Tertiary quaternary structure held together by interactions between R groups and depending on the biochemical makeup of those R groups, the interactions can vary. The formation of that tertiary structure is often called protein folding. And same with the formation of the secondary structure, because primary structure is just linking the amino acids together.
Everything else is that now chain of amino acids kind of folding in on itself and changing shape. And a process called denaturing can break down that protein folding without actually breaking the peptide bonds themselves. So in that case, the protein will unfold.
It'll go down to its base primary structure. But once that denaturing agent is gone, the protein can kind of refold itself and return to its tertiary. secondary tertiary and or quaternary structure this is significant because protein shape and protein structure has a huge implication on the protein's activity or its ability to do its job often denatured proteins are inactive common ways to denature a protein are changes in ph so making something really acidic or really basic. Changing, you know, adding solute, making something more polar or more non-polar.
And maybe the most common are changes in temperature. So when you fry an egg and that egg white goes from being translucent to being this like white opaque color, that is because you are denaturing a protein. in these egg whites.
And so when the protein heats up, it unfolds and the heat causes it to take on a new shape. And that new shape is what creates this solid white color versus the more translucent translucent white of an uncooked egg. So that's just like a common example of denaturation.
But denaturation can happen in all sorts of settings including in your body which is why kind of maintaining a like a healthy body temperature and maintaining a neutral pH in our blood is really important for our overall physiology. An example of why protein structure is so important is highlighted by a condition called sickle cell anemia.

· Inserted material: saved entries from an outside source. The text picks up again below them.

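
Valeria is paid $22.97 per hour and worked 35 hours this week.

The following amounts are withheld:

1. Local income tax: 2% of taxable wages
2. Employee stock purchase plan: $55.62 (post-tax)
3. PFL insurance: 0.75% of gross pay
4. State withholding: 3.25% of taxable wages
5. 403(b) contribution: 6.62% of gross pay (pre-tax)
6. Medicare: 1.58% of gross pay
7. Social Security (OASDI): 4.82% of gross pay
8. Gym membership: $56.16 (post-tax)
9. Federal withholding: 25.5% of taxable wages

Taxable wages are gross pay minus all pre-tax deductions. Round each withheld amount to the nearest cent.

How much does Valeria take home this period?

$350.62

Gross pay: 35 × $22.97 = $803.95
403(b) contribution: $803.95 × 0.0662 = $53.22
Taxable wages = $803.95 − $53.22 = $750.73
State withholding: $750.73 × 0.0325 = $24.40
Local income tax: $750.73 × 0.02 = $15.01
Federal withholding: $750.73 × 0.255 = $191.44
Social Security (OASDI): $803.95 × 0.0482 = $38.75
PFL insurance: $803.95 × 0.0075 = $6.03
Medicare: $803.95 × 0.0158 = $12.70
Employee stock purchase plan: $55.62
Gym membership: $56.16
Total deductions = $53.22 + $24.40 + $15.01 + $191.44 + $38.75 + $6.03 + $12.70 + $55.62 + $56.16 = $453.33
Net pay = $803.95 − $453.33 = $350.62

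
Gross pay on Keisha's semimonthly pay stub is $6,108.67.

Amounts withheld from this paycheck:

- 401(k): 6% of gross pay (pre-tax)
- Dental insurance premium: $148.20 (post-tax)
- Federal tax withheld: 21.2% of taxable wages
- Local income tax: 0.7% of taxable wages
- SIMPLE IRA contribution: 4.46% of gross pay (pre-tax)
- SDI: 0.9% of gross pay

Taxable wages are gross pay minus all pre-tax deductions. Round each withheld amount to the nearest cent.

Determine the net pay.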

Sickle cell anemia is going to come up a lot this semester and next.
It's kind of a go-to example for a lot of different biological concepts. So here's the first. With people of sickle cell anemia, a single amino acid is changed in a protein called hemoglobin.
So here this amino acid is changed into a valine. And as a result, hemoglobin, which is a protein that carries oxygen in our red blood cells, changes shape. That causes our red blood cells to change shape. And instead of being this nice flat round disc, they form this kind of crescent or sickle shape. These sickle-shaped red blood cells cannot move through our blood vessels easily.

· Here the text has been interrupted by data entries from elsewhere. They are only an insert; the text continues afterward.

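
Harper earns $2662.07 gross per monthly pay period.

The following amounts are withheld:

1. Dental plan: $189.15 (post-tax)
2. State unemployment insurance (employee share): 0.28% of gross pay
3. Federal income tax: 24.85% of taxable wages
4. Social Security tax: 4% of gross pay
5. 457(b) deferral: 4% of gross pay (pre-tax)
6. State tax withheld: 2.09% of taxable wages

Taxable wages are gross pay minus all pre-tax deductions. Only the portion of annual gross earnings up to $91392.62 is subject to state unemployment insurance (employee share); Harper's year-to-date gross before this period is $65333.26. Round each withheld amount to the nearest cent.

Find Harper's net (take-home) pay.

$1564.04

457(b) deferral: $2662.07 × 0.04 = $106.48
Taxable wages = $2662.07 − $106.48 = $2555.59
State tax withheld: $2555.59 × 0.0209 = $53.41
Federal income tax: $2555.59 × 0.2485 = $635.06
State unemployment insurance (employee share): cap not yet reached, full $2662.07 is subject → $2662.07 × 0.0028 = $7.45
Social Security tax: $2662.07 × 0.04 = $106.48
Dental plan: $189.15
Total deductions = $106.48 + $53.41 + $635.06 + $7.45 + $106.48 + $189.15 = $1098.03
Net pay = $2662.07 − $1098.03 = $1564.04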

and will often kind of catch on the walls of our blood vessels and start to accumulate and eventually form a clot. This can be really painful for people suffering from sickle cell anemia and it can and often will lead to death if it's not treated or like really carefully monitored. So just the simple change of one single amino acid has this huge impact on the shape of the protein. And because the shape of the protein has changed now, you know, it's a matter of literally life and death.